LEOMINSTER — A statewide association representing retired municipal employees is criticizing the city’s Retirement Board for voting in July not to give retirees a cost-of-living pay increase in their pensions for the fifth straight year.
LEOMINSTER — A statewide association representing retired municipal employees is criticizing the city’s Retirement Board for voting in July not to give retirees a cost-of-living pay increase in their pensions for the fifth straight year.
“We think it’s unconscionable that our local retirees haven’t received a (cost-of-living increase) which they need,” Shawn Duhamel, the legislative liaison for the Retired State, County and Municipal Employees Association of Massachusetts, said Wednesday. “They are largely reliant on their pension as their sole income, so not having a cost-of-living increase for five years really hurts retirees, and we think it’s unnecessary.”
Out of 105 retirement systems in the state, Leominster is the only community to deny a cost of living increase in recent years, according to the association’s monthly newsletter. Somerville is the only other community to miss a cost of living increase dating to 1998.
Mayor Dean Mazzarella defended the retirement board’s decision not to increase benefits while it works to reinvest and fully fund its post employment financial requirements.
The association is afraid other communities will begin mimicking Leominster’s financial plan, Mazzarella said.

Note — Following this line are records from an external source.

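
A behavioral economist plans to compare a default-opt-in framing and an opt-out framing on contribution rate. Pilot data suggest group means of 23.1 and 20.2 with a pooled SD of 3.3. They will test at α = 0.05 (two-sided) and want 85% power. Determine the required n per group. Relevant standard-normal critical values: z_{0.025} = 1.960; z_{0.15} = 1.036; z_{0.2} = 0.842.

Cohen's d = |M₁ − M₂| / SD_pooled = |23.1 − 20.2| / 3.3 = 2.9 / 3.3 = 0.879.
For two independent groups with equal n: n = 2·((z_{α/2} + z_β) / d)².
z_{α/2} + z_β = 1.960 + 1.036 = 2.996.
n = 2 × (2.996 / 0.879)² = 2 × 3.408² = 2 × 11.62 = 23.2.
Round up to the next whole participant.

n = 24 per group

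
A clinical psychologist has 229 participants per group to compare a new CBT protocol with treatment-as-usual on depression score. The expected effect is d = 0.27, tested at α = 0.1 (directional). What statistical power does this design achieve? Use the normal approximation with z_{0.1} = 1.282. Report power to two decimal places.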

“They are trying to look out for their retirees, and they are saying we are doing too good a job and don’t want (other communities) to follow,” Mazzarella said.
Leominster’s retirement board lowered its projected rate of return on investments from 6.5 percent to an artificially low 5.5 percent compared to most public retirement systems in the state, which are anywhere from 7.5 to 8 percent, Duhamel said.
Leominster’s investments earned 21.82 percent return in 2013 and over five years has returned a 13.31 percent return, according to the association. The rate of return has been 8.83 percent over the last years.
If the retirement board maintained projects of 6.5 percent rate of return based on 2013 earnings the city’s post employment benefits obligation would be fully funded, Duhamel said.
If it went with a 7.75 or 8 percent rate of return, then obligations would be nearly fully funded, he said.
Leominster should be proud of its long success, which is outperforming almost all others in the state, but instead of sharing the wealth with retirees is taking a different approach, Duhamel said.
The retirement board’s projection of lower returns puts a bigger burden on taxpayers to fund the program, Duhamel said.
The board’s rate of return on investments should justify a cost-of-living increase, said at-large City Councilor Bob Salvatelli.
“With that kind of impressive return we’re making off this thing, and not giving retirees a 3 percent raise, is criminal,” Salvatelli said. “It’s not even funny; it’s criminal.”
Salvatelli’s wife, Linda, is in the retirement system, but he insisted he isn’t advocating on her behalf because he has a separate retirement plan that helps support the couple.
Many of the retirees are elderly and may not live long enough to see another cost-of-living increase, Salvatelli said.
In comparison, the city used Proposition 2 1/2 to raise an additional $1.5 million this year, and about $1.2 million is being used to fund well-deserved pay raises for active workers, said Salvatelli, who chairs the Finance Committee.
Giving retirees a 3 percent pay increase would cost an additional $145,000 and fully funding those increases over the lives of retirees would cost about $900,000, Salvatelli said, citing figures Comptroller John Richard gave him a few years ago.
Mazzarella denied taxpayers must cover annual difference between returns on investment and retirement benefits. The city budget and retirement system are separate.
“I don’t know where they come up with that,” he said.
Communities are beginning to realize that expecting a 7 or 8 percent rates of return on investments are too high, Mazzarella said.
Other retirement systems are paying increases to retirement benefits with money they don’t have, he said.
“They are kicking the can down the road,” Mazzarella said.
He’d support pay increases to longtime retirees who receive only about $15,000 from the system annually if a system could be developed, but other retirees who can make up to $80,000 annually have already voiced objection to that, he said.
Mazzarella denied the association’s claim that he that he control’s the board’s voting.
The association is also worried that Leominster doesn’t appear to be planning for future cost-of-living increases for retirees, Duhamel said.